U.S. President Barack Obama attends a campaign event in support of U.S. Democratic presidential candidate Hillary Clinton in Philadelphia, Pennsylvania, U.S., September 13, 2016 © Carlos Barria
During a campaign speech at a rally in Philadelphia, President Obama said, “I’m going to work as hard as I can this fall to elect Hillary Clinton as our next president of the United States of America.” His remarks prompted a reaction on Twitter, with users wondering whether he was campaigning for a third term or rather thinking about golf.

Obama avoided mentioning Clinton’s health: The candidate took time off from her campaign after being diagnosed with pneumonia which she revealed after collapsing during a 9/11 service.

“Hillary Clinton is steady and she is true,” Obama told an audience of roughly 6,000 Democratic supporters. “I need you to work as hard for Hillary as you did for me.”

Instead he used his speech to focus on Trump as “not fit in any way shape or form to represent this country and be its commander in chief,” and said that Clinton, unlike Trump, has providing health and financial records while Trump had refused to release his.

President Obama sometimes uses his stump speeches to go after the Republican presidential candidate, Donald Trump, arguing the real estate mogul offered America nothing more than a dark, pessimistic vision.

“In election season you will often hear crazy stuff. But I got to say this year we’ve been hearing a little more crazy than usual,” said Obama, as the crowd chanted “Hillary.” 

“What we have seen from the other side in this election, this isn’t Abraham Lincoln’s Republican Party. This isn’t even the vision of freedom that Ronald Reagan talked about.They’re not offering serious solutions. They’re just fanning resentment and blame and anger and hate. And that is not the America we know. That’s not the American I know,” he said, according to MSNBC. “He’s betting if he scares enough people, he might just scare up enough votes to win this election.”

Obama was critical of the support working-class Americans have shown for Trump and told Democrat supporters at the rally that GOP nominee “wouldn’t let you all on his golf course. And now suddenly this guy is going to be your champion.”

About the GOP nominee Obama said he had fashioned himself as a working-class hero but after “70 years on this earth showing no concern for working people.”

He accused Trump of being unprepared, unserious and “not a facts guy,” and seized on Trump’s praise of Russian President Vladimir Putin, and giving interview to Larry King that aired on RT America.

“Just last week, [Trump] went on Russian state television to talk down our military and curry favor with Vladimir Putin. He loves this guy,” Obama told the crowd in Philadelphia.

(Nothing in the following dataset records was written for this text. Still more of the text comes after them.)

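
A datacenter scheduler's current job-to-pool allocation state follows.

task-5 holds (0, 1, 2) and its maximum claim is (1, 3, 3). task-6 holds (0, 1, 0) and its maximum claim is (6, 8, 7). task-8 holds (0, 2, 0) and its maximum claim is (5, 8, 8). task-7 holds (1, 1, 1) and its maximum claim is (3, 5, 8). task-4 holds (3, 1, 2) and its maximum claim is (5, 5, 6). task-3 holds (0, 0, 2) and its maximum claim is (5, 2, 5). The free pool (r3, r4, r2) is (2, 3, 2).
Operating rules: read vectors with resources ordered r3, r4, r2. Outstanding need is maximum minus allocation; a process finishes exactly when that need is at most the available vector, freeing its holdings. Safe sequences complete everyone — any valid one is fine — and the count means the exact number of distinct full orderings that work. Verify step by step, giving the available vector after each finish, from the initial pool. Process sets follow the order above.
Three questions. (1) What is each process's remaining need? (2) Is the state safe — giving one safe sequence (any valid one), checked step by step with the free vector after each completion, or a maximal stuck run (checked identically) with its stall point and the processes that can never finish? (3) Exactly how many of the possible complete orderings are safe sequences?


(1) Need matrix, components ordered r3, r4, r2:
  task-5: (1, 2, 1)
  task-6: (6, 7, 7)
  task-8: (5, 6, 8)
  task-7: (2, 4, 7)
  task-4: (2, 4, 4)
  task-3: (5, 2, 3)
(2) SAFE, for example via the order task-5, task-4, task-3, task-7, task-8, task-6.
Key observation: reading the order forward, task-4 is the first process whose need (2, 4, 4) meets the free pool (2, 4, 4) exactly on a resource it requests.
Verifying each step:
  pool = (2, 3, 2)
  task-5: need (1, 2, 1) fits (2, 3, 2); releases (0, 1, 2), pool now (2, 4, 4)
  task-4: need (2, 4, 4) fits (2, 4, 4); releases (3, 1, 2), pool now (5, 5, 6)
  task-3: need (5, 2, 3) fits (5, 5, 6); releases (0, 0, 2), pool now (5, 5, 8)
  task-7: need (2, 4, 7) fits (5, 5, 8); releases (1, 1, 1), pool now (6, 6, 9)
  task-8: need (5, 6, 8) fits (6, 6, 9); releases (0, 2, 0), pool now (6, 8, 9)
  task-6: need (6, 7, 7) fits (6, 8, 9); releases (0, 1, 0), pool now (6, 9, 9)
(3) The exact count: 1 of the possible complete orderings is a safe sequence.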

“Think about what’s happening to the Republican party,” he continued. “They used to be opposed to Russian and authoritarianism…And now their nominee is out there praising a guy, saying he is a strong leader because he invades smaller countries, jails his opponents, controls the press and rives his economy into a long recession.”

“Can you image Ronald Reagan idolizing somebody like that?” said Obama.

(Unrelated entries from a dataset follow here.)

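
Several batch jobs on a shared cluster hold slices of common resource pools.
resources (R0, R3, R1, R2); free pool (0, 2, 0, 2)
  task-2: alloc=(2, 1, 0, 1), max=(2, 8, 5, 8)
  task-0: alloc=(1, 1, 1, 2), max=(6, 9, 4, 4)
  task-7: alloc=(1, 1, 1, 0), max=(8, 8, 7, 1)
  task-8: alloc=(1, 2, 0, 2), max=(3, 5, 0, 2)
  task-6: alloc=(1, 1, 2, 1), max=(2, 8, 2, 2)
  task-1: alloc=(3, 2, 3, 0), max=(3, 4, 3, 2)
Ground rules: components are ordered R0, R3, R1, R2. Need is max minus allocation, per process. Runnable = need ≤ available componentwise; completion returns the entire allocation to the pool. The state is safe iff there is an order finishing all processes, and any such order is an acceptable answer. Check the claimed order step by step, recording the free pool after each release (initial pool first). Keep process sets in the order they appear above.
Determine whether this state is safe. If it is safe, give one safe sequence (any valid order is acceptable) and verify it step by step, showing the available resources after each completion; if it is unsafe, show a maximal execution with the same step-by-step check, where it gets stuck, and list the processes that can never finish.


The state is UNSAFE.
Key observation: even finishing task-1, task-8 leaves just (4, 6, 3, 4) free — too little R3 for any of the remaining processes.
The run task-1, task-8 cannot be extended any further. Check, step by step:
  pool = (0, 2, 0, 2)
  run task-1 (needs (0, 2, 0, 2), free (0, 2, 0, 2)); after release of (3, 2, 3, 0) the pool is (3, 4, 3, 2)
  run task-8 (needs (2, 3, 0, 0), free (3, 4, 3, 2)); after release of (1, 2, 0, 2) the pool is (4, 6, 3, 4)
  blocked: task-2 wants (0, 7, 5, 7), pool (4, 6, 3, 4) — not enough R3, R1 and R2
  blocked: task-0 wants (5, 8, 3, 2), pool (4, 6, 3, 4) — not enough R0 and R3
  blocked: task-7 wants (7, 7, 6, 1), pool (4, 6, 3, 4) — not enough R0, R3 and R1
  blocked: task-6 wants (1, 7, 0, 1), pool (4, 6, 3, 4) — not enough R3
Never able to finish: task-2, task-0, task-7 and task-6.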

READ MORE: Obama slams Trump's appearance on RT, compares Putin to Saddam Hussein

The interview Obama was referring to did broadcast on RT America was a syndicated program Politicking with Larry King and it included very little about Putin.

In in the interview, King asked Trump about Putin’s assertion that the hack of the DNC committee was a “public service,” and claimed the Russian government was not involved.

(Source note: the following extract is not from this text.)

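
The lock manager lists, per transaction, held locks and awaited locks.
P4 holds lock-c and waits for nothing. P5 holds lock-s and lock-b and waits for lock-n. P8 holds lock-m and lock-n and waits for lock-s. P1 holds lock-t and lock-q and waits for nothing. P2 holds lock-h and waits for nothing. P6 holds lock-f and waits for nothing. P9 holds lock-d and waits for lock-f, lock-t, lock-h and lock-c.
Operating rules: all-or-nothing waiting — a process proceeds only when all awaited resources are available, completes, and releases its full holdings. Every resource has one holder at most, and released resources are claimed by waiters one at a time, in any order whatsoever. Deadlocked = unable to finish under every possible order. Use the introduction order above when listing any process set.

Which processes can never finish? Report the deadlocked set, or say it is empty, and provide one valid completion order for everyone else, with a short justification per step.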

“I don’t have any opinion on it. I don’t know anything about it. I don’t know who hacked. I’m not sure. You tell me. Who hacked? Who did the hacking?” Trump said.

Obama currently has a 58 percent job approval rating, and is seen by the Clinton campaign as crucial for his ability to reach Latinos and millennials. The two groups represent weaknesses for the Clinton campaign who has been unable to galvanize their support as Sanders did with the millennials.

A recent survey from Quinnipiac found Clinton leading Trump by just five points in the battleground state. The GOP nominee sees the state as crucial to his victory. Trump will campaign later on Tuesday in the state.